Cardiac complications: Rare, cardiac ischemia, MI, CVA, or death due to inadvertent intravascular injection of epinephrine as noted above.

Pulmonary: None commonly unique to otological procedures.

a. Neurologic:

Postoperative tear in the dura may result in postoperative positional headache and dizziness. Profound vertigo with intractable nausea and vomiting may require admission and treatment with promethazine (12.5-25 mg IV q 4-8 hours), diphenhydramine (10-50 mg IV q 4-6 hours), or lorazepam (0.5-2.0 mg IV q 4-8 hours).

b. If the patient is intubated, are there any special criteria for extubation?

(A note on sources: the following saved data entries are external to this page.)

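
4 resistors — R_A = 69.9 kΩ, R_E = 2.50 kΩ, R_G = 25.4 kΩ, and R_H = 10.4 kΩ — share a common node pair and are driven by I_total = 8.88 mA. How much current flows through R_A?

I ≈ 0.231 mA

ΣG = 1/69.9 + 1/2.50 + 1/25.4 + 1/10.4 = 0.5498.
By the current-divider rule, I = I_total · G_k/ΣG = 8.88 × 0.02602 = 0.2311 mA.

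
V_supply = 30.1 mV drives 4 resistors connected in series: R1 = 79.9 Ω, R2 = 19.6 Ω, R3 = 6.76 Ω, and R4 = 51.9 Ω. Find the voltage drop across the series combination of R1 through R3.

V ≈ 20.2 mV

Series total: ΣR = 79.9 + 19.6 + 6.76 + 51.9 = 158.2 Ω.
R_{R1..R3} = 79.9 + 19.6 + 6.76 = 106.3 Ω.
By the voltage-divider rule, V = 30.1 × 106.3/158.2 = 20.22 mV.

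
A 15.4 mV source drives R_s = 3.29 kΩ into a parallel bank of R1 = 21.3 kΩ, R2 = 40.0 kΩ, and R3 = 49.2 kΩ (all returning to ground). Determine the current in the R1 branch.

Combine the parallel branches: R_p = (1/21.3 + 1/40.0 + 1/49.2)⁻¹ = 10.84 kΩ.
Node voltage V_A = V_DC · R_p/(R_s + R_p) = 15.4 × 0.7671 = 11.81 mV.
I(R1) = V_A / R1 = 11.81/21.3 = 0.5546 µA.
(Check via current divider: I_total = 1.090 µA; share G_k/ΣG = 0.5088 → same result.)

I ≈ 0.555 µA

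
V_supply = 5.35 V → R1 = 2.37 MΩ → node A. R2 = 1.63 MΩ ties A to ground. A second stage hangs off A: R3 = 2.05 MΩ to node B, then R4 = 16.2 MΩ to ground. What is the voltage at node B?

V_B ≈ 1.84 V

The second stage (R3 + R4 = 18.25 MΩ) loads node A in parallel with R2.
Effective lower resistance at A: R2 ‖ 18.25 = 1.496 MΩ.
First divider: V_A = V_supply · 1.496/(2.37 + 1.496) = 2.071 V.
Stage 2 is unloaded, so V_B = V_A · R4/(R3+R4) = 2.071 × 16.2/18.25 = 1.838 V.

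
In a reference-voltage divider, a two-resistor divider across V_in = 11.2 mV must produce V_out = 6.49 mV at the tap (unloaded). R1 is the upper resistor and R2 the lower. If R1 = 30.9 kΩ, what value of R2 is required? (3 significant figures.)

The divider ratio is R2/(R1+R2) = 6.49/11.2 = 0.5795.
Rearranging, R2 = R1·k/(1−k) = 30.9 × 1.378 = 42.58 kΩ.

R2 ≈ 42.6 kΩ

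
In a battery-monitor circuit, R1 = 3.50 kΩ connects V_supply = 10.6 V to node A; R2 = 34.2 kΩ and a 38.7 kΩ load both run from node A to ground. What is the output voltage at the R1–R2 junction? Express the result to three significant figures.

V_out ≈ 8.89 V

R2 ‖ R_L = (34.2 × 38.7)/(34.2 + 38.7) = 18.16 kΩ.
Now apply the divider: V_out = 10.6 × 0.8384 = 8.887 V.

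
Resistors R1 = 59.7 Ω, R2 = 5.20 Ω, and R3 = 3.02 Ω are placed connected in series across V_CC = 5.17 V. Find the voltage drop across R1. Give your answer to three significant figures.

ΣR = 59.7 + 5.20 + 3.02 = 67.92 Ω.
By the voltage-divider rule, V = 5.17 × 59.70/67.92 = 4.544 V.

V ≈ 4.54 V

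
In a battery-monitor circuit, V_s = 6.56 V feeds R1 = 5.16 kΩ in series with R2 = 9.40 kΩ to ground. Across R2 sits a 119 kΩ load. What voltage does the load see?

V_out ≈ 4.12 V

The load sits in parallel with R2, giving an effective lower resistance R2' = R2·R_L/(R2+R_L) = 8.712 kΩ.
Then V_out = V_s · R2'/(R1 + R2') = 6.56 × 8.712/13.87 = 4.120 V.
(Unloaded it would be 4.24 V; the load pulls it down.)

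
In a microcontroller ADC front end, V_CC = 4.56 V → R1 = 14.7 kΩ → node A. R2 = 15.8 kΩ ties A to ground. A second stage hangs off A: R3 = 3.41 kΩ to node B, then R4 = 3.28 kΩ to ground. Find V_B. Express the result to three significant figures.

V_B ≈ 0.542 V

The second stage (R3 + R4 = 6.690 kΩ) loads node A in parallel with R2.
Effective lower resistance at A: R2 ‖ 6.690 = 4.700 kΩ.
V_A = 4.56 × 4.700/(14.7 + 4.700) = 1.105 V.
Then the unloaded second divider: V_B = V_A × R4/(R3+R4) = 1.105 × 0.4903 = 0.5416 V.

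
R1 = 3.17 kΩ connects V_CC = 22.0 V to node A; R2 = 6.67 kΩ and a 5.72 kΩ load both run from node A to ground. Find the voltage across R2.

The load sits in parallel with R2, giving an effective lower resistance R2' = R2·R_L/(R2+R_L) = 3.079 kΩ.
Then V_out = V_CC · R2'/(R1 + R2') = 22.0 × 3.079/6.249 = 10.84 V.

V_out ≈ 10.8 V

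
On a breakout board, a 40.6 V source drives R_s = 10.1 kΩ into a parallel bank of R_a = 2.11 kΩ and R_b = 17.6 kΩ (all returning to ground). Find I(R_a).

I ≈ 3.03 mA

Parallel bank: R_p = 1/(1/2.11 + 1/17.6) = 1.884 kΩ.
V_A by voltage divider: V_A = 40.6 × 1.884/(10.1 + 1.884) = 6.383 V.
Branch current I = V_A/R_a = 6.383/2.11 = 3.025 mA.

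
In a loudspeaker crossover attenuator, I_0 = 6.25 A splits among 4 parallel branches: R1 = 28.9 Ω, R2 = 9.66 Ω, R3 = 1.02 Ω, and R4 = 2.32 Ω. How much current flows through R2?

Conductances: ΣG = 1/28.9 + 1/9.66 + 1/1.02 + 1/2.32 = 1.550 (1/Ω).
By the current-divider rule, I = I_0 · G_k/ΣG = 6.25 × 0.06681 = 0.4175 A.

I ≈ 0.418 A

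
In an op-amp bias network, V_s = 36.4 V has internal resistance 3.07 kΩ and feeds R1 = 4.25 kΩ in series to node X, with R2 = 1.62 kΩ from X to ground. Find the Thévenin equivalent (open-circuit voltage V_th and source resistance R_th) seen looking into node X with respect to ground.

R1' = 3.07 + 4.25 = 7.320 kΩ (source resistance + R1).
Open-circuit (no load on X): V_th = V_s · R2/(R1' + R2) = 36.4 × 1.62/(7.320 + 1.62) = 6.596 V.
Looking into X with the source shorted: R_th = R1'·R2/(R1'+R2) = 7.320 × 1.62/8.940 = 1.326 kΩ.

V_th ≈ 6.60 V, R_th ≈ 1.33 kΩ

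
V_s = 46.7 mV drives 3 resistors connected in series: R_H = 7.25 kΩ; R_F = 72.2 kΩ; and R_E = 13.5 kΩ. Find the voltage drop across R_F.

V ≈ 36.3 mV

Total series resistance ΣR = 7.25 + 72.2 + 13.5 = 92.95 kΩ.
Voltage divider: V = V_s · (72.20 / 92.95) = 46.7 × 0.7768 = 36.27 mV.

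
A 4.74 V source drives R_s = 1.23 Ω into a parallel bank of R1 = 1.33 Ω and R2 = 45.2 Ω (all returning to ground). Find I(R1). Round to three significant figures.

I ≈ 1.83 A

Equivalent of the parallel group: R_p = 1.292 Ω.
Node voltage V_A = V_CC · R_p/(R_s + R_p) = 4.74 × 0.5123 = 2.428 V.
Branch current I = V_A/R1 = 2.428/1.33 = 1.826 A.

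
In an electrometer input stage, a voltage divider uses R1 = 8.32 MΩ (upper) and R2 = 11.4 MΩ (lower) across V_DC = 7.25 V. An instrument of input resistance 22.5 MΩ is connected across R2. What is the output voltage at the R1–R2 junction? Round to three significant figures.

First combine the lower leg with the load: R2 ‖ R_L = 7.566 MΩ.
Now apply the divider: V_out = 7.25 × 0.4763 = 3.453 V.

V_out ≈ 3.45 V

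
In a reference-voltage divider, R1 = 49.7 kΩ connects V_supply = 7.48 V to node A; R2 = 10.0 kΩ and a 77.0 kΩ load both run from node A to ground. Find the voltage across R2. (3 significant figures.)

V_out ≈ 1.13 V

The load sits in parallel with R2, giving an effective lower resistance R2' = R2·R_L/(R2+R_L) = 8.851 kΩ.
Then V_out = V_supply · R2'/(R1 + R2') = 7.48 × 8.851/58.55 = 1.131 V.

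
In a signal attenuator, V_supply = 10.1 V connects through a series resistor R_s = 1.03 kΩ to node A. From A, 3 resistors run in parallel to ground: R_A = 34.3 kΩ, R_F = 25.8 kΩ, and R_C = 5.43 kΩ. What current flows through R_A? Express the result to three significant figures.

I ≈ 0.234 mA

Combine the parallel branches: R_p = (1/34.3 + 1/25.8 + 1/5.43)⁻¹ = 3.967 kΩ.
Node voltage V_A = V_supply · R_p/(R_s + R_p) = 10.1 × 0.7939 = 8.018 V.
Branch current I = V_A/R_A = 8.018/34.3 = 0.2338 mA.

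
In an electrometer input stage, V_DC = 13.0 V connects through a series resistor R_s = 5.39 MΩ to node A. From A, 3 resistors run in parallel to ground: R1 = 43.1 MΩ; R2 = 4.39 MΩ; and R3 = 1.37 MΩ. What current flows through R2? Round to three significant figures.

Equivalent of the parallel group: R_p = 1.019 MΩ.
V_A = 13.0 × 1.019/6.409 = 2.068 V.
I(R2) = V_A / R2 = 2.068/4.39 = 0.4710 µA.

I ≈ 0.471 µA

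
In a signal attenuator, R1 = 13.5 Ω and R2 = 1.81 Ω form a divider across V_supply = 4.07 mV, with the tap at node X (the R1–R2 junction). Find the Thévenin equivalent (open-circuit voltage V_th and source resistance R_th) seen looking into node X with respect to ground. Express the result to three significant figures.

V_th is the unloaded tap voltage: V_supply · R2/(R1+R2) = 4.07 × 0.1182 = 0.4812 mV.
Zeroing V_supply shorts the top of R1 to ground, so R_th = R1 ‖ R2 = 1.596 Ω.

V_th ≈ 0.481 mV, R_th ≈ 1.60 Ω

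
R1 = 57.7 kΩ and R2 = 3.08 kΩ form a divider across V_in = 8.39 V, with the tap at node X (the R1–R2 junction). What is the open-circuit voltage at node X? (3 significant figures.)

V_th ≈ 0.425 V

V_th is the unloaded tap voltage: V_in · R2/(R1+R2) = 8.39 × 0.05067 = 0.4252 V.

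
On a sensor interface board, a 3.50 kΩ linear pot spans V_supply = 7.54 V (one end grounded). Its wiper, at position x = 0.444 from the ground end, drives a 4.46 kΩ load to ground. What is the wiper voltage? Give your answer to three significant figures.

Lower segment x·R_p = 1.554 kΩ; upper segment (1−x)·R_p = 1.946 kΩ.
Lower segment in parallel with the load: 1.554 ‖ 4.46 = 1.152 kΩ.
Loaded-divider output: V_out = 7.54 × 0.3719 = 2.804 V.
(Unloaded: V_out = x·V_supply = 3.35 V.)

V_out ≈ 2.80 V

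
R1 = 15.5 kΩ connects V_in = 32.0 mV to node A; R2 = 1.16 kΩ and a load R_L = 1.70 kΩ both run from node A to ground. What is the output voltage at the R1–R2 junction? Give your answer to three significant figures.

V_out ≈ 1.36 mV

R2 ‖ R_L = (1.16 × 1.70)/(1.16 + 1.70) = 0.6895 kΩ.
Now apply the divider: V_out = 32.0 × 0.04259 = 1.363 mV.
(Unloaded it would be 2.23 mV; the load pulls it down.)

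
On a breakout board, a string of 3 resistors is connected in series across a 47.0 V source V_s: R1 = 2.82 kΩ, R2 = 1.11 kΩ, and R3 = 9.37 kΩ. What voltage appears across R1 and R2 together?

Total series resistance ΣR = 2.82 + 1.11 + 9.37 = 13.30 kΩ.
R_{R1..R2} = 2.82 + 1.11 = 3.930 kΩ.
V = V_s · R/ΣR = 47.0 × 0.2955 = 13.89 V.

V ≈ 13.9 V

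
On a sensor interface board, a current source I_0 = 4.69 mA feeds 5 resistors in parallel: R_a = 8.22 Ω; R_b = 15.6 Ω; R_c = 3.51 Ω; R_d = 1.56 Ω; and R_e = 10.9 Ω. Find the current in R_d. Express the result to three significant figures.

I ≈ 2.50 mA

Total conductance ΣG = 1/8.22 + 1/15.6 + 1/3.51 + 1/1.56 + 1/10.9 = 1.203 (units of 1/Ω).
R_d takes the fraction G_k/ΣG = 0.6410/1.203 = 0.5327, so I = 4.69 × 0.5327 = 2.498 mA.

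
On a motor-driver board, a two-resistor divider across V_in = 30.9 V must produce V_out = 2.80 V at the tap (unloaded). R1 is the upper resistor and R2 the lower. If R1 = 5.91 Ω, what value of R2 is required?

V_out/V_in = R2/(R1+R2) = 0.09061.
Rearranging, R2 = R1·k/(1−k) = 5.91 × 0.09964 = 0.5889 Ω.

R2 ≈ 0.589 Ω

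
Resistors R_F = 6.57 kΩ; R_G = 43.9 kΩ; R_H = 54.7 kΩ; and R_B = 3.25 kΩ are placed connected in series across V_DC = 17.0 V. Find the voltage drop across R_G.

V ≈ 6.88 V

Total series resistance ΣR = 6.57 + 43.9 + 54.7 + 3.25 = 108.4 kΩ.
V = V_DC · R/ΣR = 17.0 × 0.4049 = 6.883 V.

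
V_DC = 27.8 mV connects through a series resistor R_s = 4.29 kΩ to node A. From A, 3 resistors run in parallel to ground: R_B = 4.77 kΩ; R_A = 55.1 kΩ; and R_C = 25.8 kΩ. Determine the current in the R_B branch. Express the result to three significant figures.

Parallel bank: R_p = 1/(1/4.77 + 1/55.1 + 1/25.8) = 3.752 kΩ.
V_A by voltage divider: V_A = 27.8 × 3.752/(4.29 + 3.752) = 12.97 mV.
I(R_B) = V_A / R_B = 12.97/4.77 = 2.719 µA.

I ≈ 2.72 µA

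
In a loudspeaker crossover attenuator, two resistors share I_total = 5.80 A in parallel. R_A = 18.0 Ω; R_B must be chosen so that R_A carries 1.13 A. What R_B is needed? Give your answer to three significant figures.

The fraction through R_A equals R_B/(R_A+R_B).
1.13/5.80 = R_B/(R_A + R_B) → R_B = R_A · (0.1948)/(1 − 0.1948) = 18.0 × 0.2420 = 4.355 Ω.

R_B ≈ 4.36 Ω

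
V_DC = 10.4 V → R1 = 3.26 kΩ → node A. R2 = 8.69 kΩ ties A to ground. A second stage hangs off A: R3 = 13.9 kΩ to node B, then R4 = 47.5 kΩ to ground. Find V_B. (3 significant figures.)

Node A sees R2 in parallel with the series input of stage 2, R3 + R4 = 61.40 kΩ.
Effective lower resistance at A: R2 ‖ 61.40 = 7.613 kΩ.
First divider: V_A = V_DC · 7.613/(3.26 + 7.613) = 7.282 V.
Then the unloaded second divider: V_B = V_A × R4/(R3+R4) = 7.282 × 0.7736 = 5.633 V.

V_B ≈ 5.63 V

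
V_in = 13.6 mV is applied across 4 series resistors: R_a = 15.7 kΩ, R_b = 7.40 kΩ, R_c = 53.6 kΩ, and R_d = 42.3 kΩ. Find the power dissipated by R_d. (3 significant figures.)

Series current I = V_in/ΣR = 13.6/119.0 = 0.1143 µA.
V(R_d) = I·R = 4.834 mV; P = V·I = 4.834 × 0.1143 = 0.5525 nW.

P ≈ 0.552 nW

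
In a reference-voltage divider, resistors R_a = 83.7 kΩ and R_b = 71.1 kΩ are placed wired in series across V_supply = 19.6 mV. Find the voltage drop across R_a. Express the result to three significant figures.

Series total: ΣR = 83.7 + 71.1 = 154.8 kΩ.
By the voltage-divider rule, V = 19.6 × 83.70/154.8 = 10.60 mV.

V ≈ 10.6 mV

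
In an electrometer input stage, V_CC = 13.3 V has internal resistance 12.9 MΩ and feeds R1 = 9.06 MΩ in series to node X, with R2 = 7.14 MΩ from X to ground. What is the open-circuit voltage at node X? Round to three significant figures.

R1' = 12.9 + 9.06 = 21.96 MΩ (source resistance + R1).
V_th is the unloaded tap voltage: V_CC · R2/(R1'+R2) = 13.3 × 0.2454 = 3.263 V.

V_th ≈ 3.26 V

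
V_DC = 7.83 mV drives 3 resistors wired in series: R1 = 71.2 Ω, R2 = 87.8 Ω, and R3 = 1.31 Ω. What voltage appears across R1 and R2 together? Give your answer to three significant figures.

ΣR = 71.2 + 87.8 + 1.31 = 160.3 Ω.
R_{R1..R2} = 71.2 + 87.8 = 159.0 Ω.
By the voltage-divider rule, V = 7.83 × 159.0/160.3 = 7.766 mV.

V ≈ 7.77 mV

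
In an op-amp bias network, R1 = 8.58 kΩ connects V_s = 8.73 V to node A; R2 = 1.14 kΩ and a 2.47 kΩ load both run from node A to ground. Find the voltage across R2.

The load sits in parallel with R2, giving an effective lower resistance R2' = R2·R_L/(R2+R_L) = 0.7800 kΩ.
Now apply the divider: V_out = 8.73 × 0.08333 = 0.7275 V.

V_out ≈ 0.727 V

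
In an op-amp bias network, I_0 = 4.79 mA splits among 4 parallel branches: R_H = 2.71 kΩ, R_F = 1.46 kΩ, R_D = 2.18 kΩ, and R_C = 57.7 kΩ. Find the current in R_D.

I ≈ 1.44 mA

ΣG = 1/2.71 + 1/1.46 + 1/2.18 + 1/57.7 = 1.530.
By the current-divider rule, I = I_0 · G_k/ΣG = 4.79 × 0.2998 = 1.436 mA.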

Consider deep extubation when appropriate and when patient Valsalva may be detrimental to the surgical repair.

c. Postoperative management

What analgesic modalities can I implement?
  • Acetaminophen (10-15 mg/kg) is frequently a sufficient analgesic for many minor otological procedures such as PE tubes in infants.

  • For severe pain, narcotic analgesics (fentanyl 1-2 mcg/kg) are effective; however, opioids are known to increase the incidence of nausea and vomiting.

  • Nonsteroidal anti-inflammatory drugs are generally discouraged in the immediate postoperative period due to concern of bleeding.

What level bed acuity is appropriate?

The majority of single-procedure otological surgeries are performed on a outpatient basis. For patients with comorbidities mandating postoperative observation, level of care is determined by acuity of the patient’s preoperative condition.

What are common postoperative complications, and ways to prevent and treat them?
  • Postoperative nausea and vomiting are common after otological procedures. Aggressive prophylaxis against nausea and vomiting intraoperatively uses multimodal therapy.

  • Patients may experience hypertension in the PACU due to systemic absorption of injected local anesthetic and epinephrine mixture and may require treatment with short-acting medications.

  • Assessment for facial nerve injury/palsy may not be accurate in the immediate postoperative period due to presence of local anesthetic.

  • Patient or family members may c/o “migrating” rash on the patient’s neck and chest ipsilateral to the surgical repair that comes and goes in the PACU. This is likely due to epinephrine redistribution from the local anesthetic mixture and resulting vasoconstriction and dilatation and will spontaneously resolve, requiring only reassurance.

What's the Evidence?

Dornhoffer, J, Manning, L. “Unplanned adsmissions following outpatient otologic surgery: the University of Arkansas experience”. Ear Nose Throat J. vol. 79. 2000 Sep. pp. 710-7.

Kamizato, K, Kakinohana, M, Saikawa, S, Madanbashi, Y, Oda, H, Sugahara, K. “Remifenanil can reduce introperative movement during tympanoplastic surgery–a retrospective analysis”. Masul. vol. 59. 2010 Jun. pp. 707-10.

Tait, AR, Knight, PR. “The effects of general anesthesia on upper resipratory tract infections in children”. Anesthesiology. vol. 67. 1987 Dec. pp. 930-5.

Homer, RJ, Elwood, T, Peterson, D, Rampersad, S. “Risk factors for adverse events in children with colds emerging from anesthesia: a logistic regression”. Paediatr Anaesth. vol. 17. 2007 Feb. pp. 154-61.

Swartz, R, Longwell, P. “Treatment of Vertigo”. AFP. vol. Vol. 71.